Desperate to push its hydro power agenda that got stuck over the last decade for flaws in policy and implementation, the Himachal Pradesh government is apparently finding it difficult to make headway even in boosting solar power generation.

While the proposed 1000 MW solar park in distant Spiti in tribal Lahaul Spiti district has failed to take off for the past few years for want of transmission line, the government is now re-examining the conditions for rooftop solar power generation, with Central and state subsidies.

“The absence of transmission line is the main hitch in setting up the solar park in Spiti. The state government will give land for the purpose. The private investors will come, but it require a transmission line to evacuate the power generated. For this, we have already written to the Government of India for hundred per cent funding.
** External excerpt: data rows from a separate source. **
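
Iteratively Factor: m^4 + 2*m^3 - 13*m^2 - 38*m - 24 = (m + 3)*(m^3 - m^2 - 10*m - 8) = (m + 1)*(m + 3)*(m^2 - 2*m - 8) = (m + 1)*(m + 2)*(m + 3)*(m - 4)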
Only then we can take up this task,” MPP and Power minister, Anil Sharma told The Statesman.

Sharma said even otherwise the government is improving the transmission lines in the state with funding from Asian Development Bank (ADB) in 90:10 ratio. “The state got 113 million US dollars in 2011, 110 million US dollars in 2014. In the third phase, we have sought 105 million US dollars from ADB for strengthening the transmission lines to evacuate power generated in the state,” he said.

“Although the transmission load is not much at the moment as the hydro sector was stuck in last decade for some reasons, but keeping in view the availability of funds in 90:10, we have continued with the project to strengthen the transmission network. This will help,” said Sharma.

As per records, 737 allotted (small and big) hydro projects could not take off over the last decade for poor anticipation on costs and clearances.

The state government has, however, relaxed its hydro power policy recently to see the projects get going, it is side by trying to focus on the solar power generation in line with Central government’s stress, lately.

“There is only 5 per cent GST on solar power, while its 18 per cent on hydro power. More so, the transmission of solar power is free,” said the minister, who has already told Himachal Pradesh State Electricity Board Ltd and the Electricity Regulator to see whether the rooftop solar power generation could be allowed to households to meet their own requirement. The left out power could be transmitted to grid.

Presently, the rooftop solar power scheme allows generation of solar power to the extent of 30 per cent of sanctioned load to households/ institutions. Rest is to be supplied by HPSEB Ltd only, which has made the issue complicated.

Himachal Pradesh has 280 sunny days in a year to tap solar power. The state’s energy development agency HIMURJA proposes to cover 62 government buildings in Shimla this year under rooftop solar power generation scheme, tapping 2.5 MW solar power and 8 MW of solar power for domestic consumers and institutions.